11-17-2016 07:09 PM
I am using PROC GENMOD for the first time to analyze complex survey data. The outcome variable is a count, injuries per year, over 14 years, from 2002 to 2015.
I'm seeking some help in understanding the error message below.
I found some generic syntax online and ran it w/ my variables and data:
proc genmod data=data; class cluster_var stratum_var ; model y=x /dist=negbin link=log; weight psu_var; repeated subject =cluster_var(stratum_var); domain=flag; run;
I created a subset in a preceding DATA step by defining a variable, flag. I added the DOMAIN statement myself. It was not included in the sample code I found. I did not seem to produce an error, but I'm not sure if it worked properly either.
When I run this, the following messages are generated:
NOTE: Class levels for some variables were not printed due to excessive size.
NOTE: Algorithm converged.
ERROR: A missing value was detected in the SUBJECT, WITHINSUBJECT, or LOGORVAR effect. All values of variables in these effects must be non-missing.
Any ideas what this error message means?
11-18-2016 04:47 PM - edited 11-18-2016 04:49 PM
PROC GENMOD should not be used to analyze complex survey data. Only the SURVEY procedures (SURVEYFREQ, SURVEYLOGISTIC, etc.) can provide a proper analysis of survey sample data. A variable specified in the WEIGHT statement in other procedures may produce correct parameter estimates, but their variances will not be correct. Special variance estimators are needed in the analysis of survey data and only the SURVEY procedures have these estimators. There is currently no SURVEY procedure available for fitting count models such as Poisson or negative binomial models.
See this note for more.
11-18-2016 05:45 PM - edited 11-18-2016 05:46 PM
@StatDave_sas Wow. Thanks, I had no idea.
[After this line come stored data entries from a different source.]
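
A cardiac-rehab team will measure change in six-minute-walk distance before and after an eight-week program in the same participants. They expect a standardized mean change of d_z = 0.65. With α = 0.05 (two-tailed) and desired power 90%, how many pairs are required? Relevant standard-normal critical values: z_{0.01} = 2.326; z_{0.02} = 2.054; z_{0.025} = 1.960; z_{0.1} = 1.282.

n = 25 pairs

For a paired (one-sample on differences) test: n = ((z_{α/2} + z_β) / d)².
z_{α/2} + z_β = 1.960 + 1.282 = 3.242.
n = (3.242 / 0.65)² = 4.988² = 24.88.
Round up.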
I have an outcome variable that is injuries per year. It's a count so I was going to use a negative binomial model...What SURVEY procedure should I used to determine if there is a linear relationship between year and injuries per year? Should I treat injuries per year as a continuous variable and use PROC SURVEYREG? Is there another approach?
11-21-2016 10:15 AM
Currently, there is no SURVEY procedure for fitting count models using the Poisson or negative binomial distributions. SURVEYREG will assume that the response is normally distributed.